Similar OA policies, Suber notes, are now actively being considered by faculty at a number of universities, including the University of California, and the University of Oregon....Suber observed that the Oregon measure was "not so much a response to Harvard as the fruit of an independent, simultaneous consideration of the same underlying policy issues. The Harvard vote along with the Oregon vote and the dozen or so preceding university-level OA mandates will undoubtedly inspire similar actions in time."

Indeed, it is hard not to take stock of how far things have come...."What is clear is that the need for open access, and the failure of the traditional model of scientific publishing to make full use of the Internet's potential in this respect, are no longer issues of interest only to librarians or to activists," observed Matt Cockerill, president of open access publisher BioMed Central on his blog after the Harvard vote. "Open access is no longer just a nice idea," he added, "but a concrete objective. Over the course of 2008, the key focus will be not on rhetoric, but on the practical issues necessary to make wide-scale open access a reality."

3.  Shieber: Librarians Very Involved with Harvard OA Motion.  Excerpt:

"There is no question that scholarly journals have historically allowed scholars to distribute their research to audiences around the world," said Stuart Shieber, the Harvard University professor of computer science who put forth the historic open access mandate approved by the Harvard University Faculty of Arts and Sciences this week. "But, the scholarly publishing system has become far more restrictive than it need be." ...

LJAN: How did you become involved with open access? Was there a high level of engagement with Harvard's FAS on this issue prior to the motion?

Shieber: I've been involved on various library committees for almost my entire career as a faculty member and have followed open access and related issues closely. Among faculty, there is a wide range of levels of engagement with these issues. But observations of dysfunction in the scholarly publishing systems are quite widespread.

Usually, it seems faculty become aware of the cost of serials after a cancellation exercise. What was the key driver of the policy at Harvard?

I think that different people have different motivations for support of the policy. My own interests are in seeing that our writings have the broadest distribution feasible. We've also gone through stringent serials reviews with large levels of cancellations, even at Harvard, whose library is the largest academic library in the world. If we can't afford a sufficiently broad set of journals here, you can imagine the constraints that other research institutions are in. The open access policy just voted is intended to make sure that our writings are widely available in the face of these widespread cancellations....

With tenure and advancement very much tied to publication, any thoughts on how this motion might affect publication issues?
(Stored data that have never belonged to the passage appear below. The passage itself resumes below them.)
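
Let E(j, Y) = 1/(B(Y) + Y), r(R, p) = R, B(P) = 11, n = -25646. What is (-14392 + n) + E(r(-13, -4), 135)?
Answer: -5845547/146 ≈ -40038.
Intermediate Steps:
E(j, Y) = 1/(11 + Y)
(-14392 + n) + E(r(-13, -4), 135) = (-14392 - 25646) + 1/(11 + 135) = -40038 + 1/146 = -5845547/146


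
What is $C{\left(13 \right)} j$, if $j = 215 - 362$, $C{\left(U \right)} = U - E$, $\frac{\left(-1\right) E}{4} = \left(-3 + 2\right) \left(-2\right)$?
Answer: $-3087$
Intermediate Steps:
$E = -8$ ($E = - 4 \left(-3 + 2\right) \left(-2\right) = - 4 \left(\left(-1\right) \left(-2\right)\right) = \left(-4\right) 2 = -8$)
$C{\left(U \right)} = 8 + U$ ($C{\left(U \right)} = U - -8 = U + 8 = 8 + U$)
$j = -147$ ($j = 215 - 362 = -147$)
$C{\left(13 \right)} j = \left(8 + 13\right) \left(-147\right) = 21 \left(-147\right) = -3087$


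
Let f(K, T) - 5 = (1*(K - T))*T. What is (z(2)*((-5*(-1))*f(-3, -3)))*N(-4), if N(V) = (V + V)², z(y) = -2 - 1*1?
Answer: -4800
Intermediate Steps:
f(K, T) = 5 + T*(K - T) (f(K, T) = 5 + (1*(K - T))*T = 5 + (K - T)*T = 5 + T*(K - T))
z(y) = -3 (z(y) = -2 - 1 = -3)
N(V) = 4*V² (N(V) = (2*V)² = 4*V²)
(z(2)*((-5*(-1))*f(-3, -3)))*N(-4) = (-3*(-5*(-1))*(5 - 1*(-3)² - 3*(-3)))*(4*(-4)²) = (-15*(5 - 1*9 + 9))*(4*16) = -15*(5 - 9 + 9)*64 = -15*5*64 = -3*25*64 = -75*64 = -4800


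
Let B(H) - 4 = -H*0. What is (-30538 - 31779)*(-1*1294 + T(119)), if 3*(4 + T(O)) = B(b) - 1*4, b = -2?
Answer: 80887466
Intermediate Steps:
B(H) = 4 (B(H) = 4 - H*0 = 4 + 0 = 4)
T(O) = -4 (T(O) = -4 + (4 - 1*4)/3 = -4 + (4 - 4)/3 = -4 + (1/3)*0 = -4 + 0 = -4)
(-30538 - 31779)*(-1*1294 + T(119)) = (-30538 - 31779)*(-1*1294 - 4) = -62317*(-1294 - 4) = -62317*(-1298) = 80887466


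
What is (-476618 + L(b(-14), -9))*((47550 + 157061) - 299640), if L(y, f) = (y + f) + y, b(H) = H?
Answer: 45296047995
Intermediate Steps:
L(y, f) = f + 2*y (L(y, f) = (f + y) + y = f + 2*y)
(-476618 + L(b(-14), -9))*((47550 + 157061) - 299640) = (-476618 + (-9 + 2*(-14)))*((47550 + 157061) - 299640) = (-476618 + (-9 - 28))*(204611 - 299640) = (-476618 - 37)*(-95029) = -476655*(-95029) = 45296047995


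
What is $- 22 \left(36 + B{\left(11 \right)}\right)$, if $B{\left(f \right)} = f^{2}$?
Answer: $-3454$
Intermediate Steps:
$- 22 \left(36 + B{\left(11 \right)}\right) = - 22 \left(36 + 11^{2}\right) = - 22 \left(36 + 121\right) = \left(-22\right) 157 = -3454$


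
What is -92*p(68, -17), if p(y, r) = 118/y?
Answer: -2714/17 ≈ -159.65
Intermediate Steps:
-92*p(68, -17) = -10856/68 = -92*59/34 = -2714/17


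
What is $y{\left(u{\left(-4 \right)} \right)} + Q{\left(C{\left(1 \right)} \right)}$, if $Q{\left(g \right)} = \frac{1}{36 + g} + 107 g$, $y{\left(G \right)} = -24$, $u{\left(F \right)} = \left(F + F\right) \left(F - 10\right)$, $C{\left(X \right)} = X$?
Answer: $\frac{3072}{37} \approx 83.027$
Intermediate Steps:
$u{\left(F \right)} = 2 F \left(-10 + F\right)$
$y{\left(u{\left(-4 \right)} \right)} + Q{\left(C{\left(1 \right)} \right)} = -24 + \frac{1 + 107 \cdot 1^{2} + 3852 \cdot 1}{36 + 1} = -24 + \frac{1 + 107 \cdot 1 + 3852}{37} = -24 + \frac{1 + 107 + 3852}{37} = -24 + \frac{1}{37} \cdot 3960 = -24 + \frac{3960}{37} = \frac{3072}{37}$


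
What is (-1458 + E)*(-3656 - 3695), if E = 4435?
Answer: -21883927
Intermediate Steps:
(-1458 + E)*(-3656 - 3695) = (-1458 + 4435)*(-3656 - 3695) = 2977*(-7351) = -21883927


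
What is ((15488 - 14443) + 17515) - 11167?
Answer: 7393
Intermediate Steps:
((15488 - 14443) + 17515) - 11167 = (1045 + 17515) - 11167 = 18560 - 11167 = 7393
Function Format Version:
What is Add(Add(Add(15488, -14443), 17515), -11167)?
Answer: 7393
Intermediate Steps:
Add(Add(Add(15488, -14443), 17515), -11167) = Add(Add(1045, 17515), -11167) = Add(18560, -11167) = 7393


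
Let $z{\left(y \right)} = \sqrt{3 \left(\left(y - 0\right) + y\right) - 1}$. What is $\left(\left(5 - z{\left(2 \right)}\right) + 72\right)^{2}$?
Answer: $\left(77 - \sqrt{11}\right)^{2} \approx 5429.2$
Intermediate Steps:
$z{\left(y \right)} = \sqrt{-1 + 6 y}$ ($z{\left(y \right)} = \sqrt{3 \left(\left(y + 0\right) + y\right) - 1} = \sqrt{3 \left(y + y\right) - 1} = \sqrt{3 \cdot 2 y - 1} = \sqrt{6 y - 1} = \sqrt{-1 + 6 y}$)
$\left(\left(5 - z{\left(2 \right)}\right) + 72\right)^{2} = \left(\left(5 - \sqrt{-1 + 6 \cdot 2}\right) + 72\right)^{2} = \left(\left(5 - \sqrt{-1 + 12}\right) + 72\right)^{2} = \left(\left(5 - \sqrt{11}\right) + 72\right)^{2} = \left(77 - \sqrt{11}\right)^{2}$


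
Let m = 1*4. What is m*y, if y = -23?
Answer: -92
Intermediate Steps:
m = 4
m*y = 4*(-23) = -92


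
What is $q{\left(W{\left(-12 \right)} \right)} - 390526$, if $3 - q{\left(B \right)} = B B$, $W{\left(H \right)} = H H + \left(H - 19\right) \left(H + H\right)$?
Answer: $-1179067$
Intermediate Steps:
$W{\left(H \right)} = H^{2} + 2 H \left(-19 + H\right)$ ($W{\left(H \right)} = H^{2} + \left(-19 + H\right) 2 H = H^{2} + 2 H \left(-19 + H\right)$)
$q{\left(B \right)} = 3 - B^{2}$ ($q{\left(B \right)} = 3 - B B = 3 - B^{2}$)
$q{\left(W{\left(-12 \right)} \right)} - 390526 = \left(3 - \left(- 12 \left(-38 + 3 \left(-12\right)\right)\right)^{2}\right) - 390526 = \left(3 - \left(- 12 \left(-38 - 36\right)\right)^{2}\right) - 390526 = \left(3 - \left(\left(-12\right) \left(-74\right)\right)^{2}\right) - 390526 = \left(3 - 888^{2}\right) - 390526 = \left(3 - 788544\right) - 390526 = -788541 - 390526 = -1179067$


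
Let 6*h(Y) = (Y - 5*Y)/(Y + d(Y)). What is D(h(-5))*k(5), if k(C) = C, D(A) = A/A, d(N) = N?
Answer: 5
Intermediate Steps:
h(Y) = -⅓ (h(Y) = ((Y - 5*Y)/(Y + Y))/6 = ((-4*Y)/((2*Y)))/6 = ((-4*Y)*(1/(2*Y)))/6 = (⅙)*(-2) = -⅓)
D(A) = 1
D(h(-5))*k(5) = 1*5 = 5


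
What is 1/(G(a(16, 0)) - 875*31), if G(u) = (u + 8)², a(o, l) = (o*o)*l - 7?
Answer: -1/27124 ≈ -3.6868e-5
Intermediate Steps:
a(o, l) = -7 + l*o² (a(o, l) = o²*l - 7 = l*o² - 7 = -7 + l*o²)
G(u) = (8 + u)²
1/(G(a(16, 0)) - 875*31) = 1/((8 + (-7 + 0*16²))² - 875*31) = 1/((8 + (-7 + 0*256))² - 27125) = 1/((8 + (-7 + 0))² - 27125) = 1/((8 - 7)² - 27125) = 1/(1² - 27125) = 1/(1 - 27125) = 1/(-27124) = -1/27124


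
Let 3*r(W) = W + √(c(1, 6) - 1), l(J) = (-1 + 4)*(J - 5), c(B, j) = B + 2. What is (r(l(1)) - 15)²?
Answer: (57 - √2)²/9 ≈ 343.31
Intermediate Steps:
c(B, j) = 2 + B
l(J) = -15 + 3*J (l(J) = 3*(-5 + J) = -15 + 3*J)
r(W) = W/3 + √2/3 (r(W) = (W + √((2 + 1) - 1))/3 = (W + √(3 - 1))/3 = (W + √2)/3 = W/3 + √2/3)
(r(l(1)) - 15)² = (((-15 + 3*1)/3 + √2/3) - 15)² = (((-15 + 3)/3 + √2/3) - 15)² = (((⅓)*(-12) + √2/3) - 15)² = ((-4 + √2/3) - 15)² = (-19 + √2/3)²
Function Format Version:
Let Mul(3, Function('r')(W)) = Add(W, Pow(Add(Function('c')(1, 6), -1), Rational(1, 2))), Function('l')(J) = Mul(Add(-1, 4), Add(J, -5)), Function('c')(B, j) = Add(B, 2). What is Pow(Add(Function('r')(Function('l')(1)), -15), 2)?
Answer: Mul(Rational(1, 9), Pow(Add(57, Mul(-1, Pow(2, Rational(1, 2)))), 2)) ≈ 343.31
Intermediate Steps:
Function('c')(B, j) = Add(2, B)
Function('l')(J) = Add(-15, Mul(3, J)) (Function('l')(J) = Mul(3, Add(-5, J)) = Add(-15, Mul(3, J)))
Function('r')(W) = Add(Mul(Rational(1, 3), W), Mul(Rational(1, 3), Pow(2, Rational(1, 2)))) (Function('r')(W) = Mul(Rational(1, 3), Add(W, Pow(Add(Add(2, 1), -1), Rational(1, 2)))) = Mul(Rational(1, 3), Add(W, Pow(Add(3, -1), Rational(1, 2)))) = Mul(Rational(1, 3), Add(W, Pow(2, Rational(1, 2)))) = Add(Mul(Rational(1, 3), W), Mul(Rational(1, 3), Pow(2, Rational(1, 2)))))
Pow(Add(Function('r')(Function('l')(1)), -15), 2) = Pow(Add(Add(Mul(Rational(1, 3), Add(-15, Mul(3, 1))), Mul(Rational(1, 3), Pow(2, Rational(1, 2)))), -15), 2) = Pow(Add(Add(Mul(Rational(1, 3), Add(-15, 3)), Mul(Rational(1, 3), Pow(2, Rational(1, 2)))), -15), 2) = Pow(Add(Add(Mul(Rational(1, 3), -12), Mul(Rational(1, 3), Pow(2, Rational(1, 2)))), -15), 2) = Pow(Add(Add(-4, Mul(Rational(1, 3), Pow(2, Rational(1, 2)))), -15), 2) = Pow(Add(-19, Mul(Rational(1, 3), Pow(2, Rational(1, 2)))), 2)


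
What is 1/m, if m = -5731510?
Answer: -1/5731510 ≈ -1.7447e-7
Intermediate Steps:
1/m = 1/(-5731510) = -1/5731510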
It is important to keep in mind that the kind of open access distribution through repositories is completely separate from the process of reviewing, vetting, editing, and imprimatur in the journal system. Open access repositories are not a substitute for journals. They are a complement to them. It is important that those processes continue, and to the extent that they involve expenses, universities and funding agencies will have to continue to pay for them.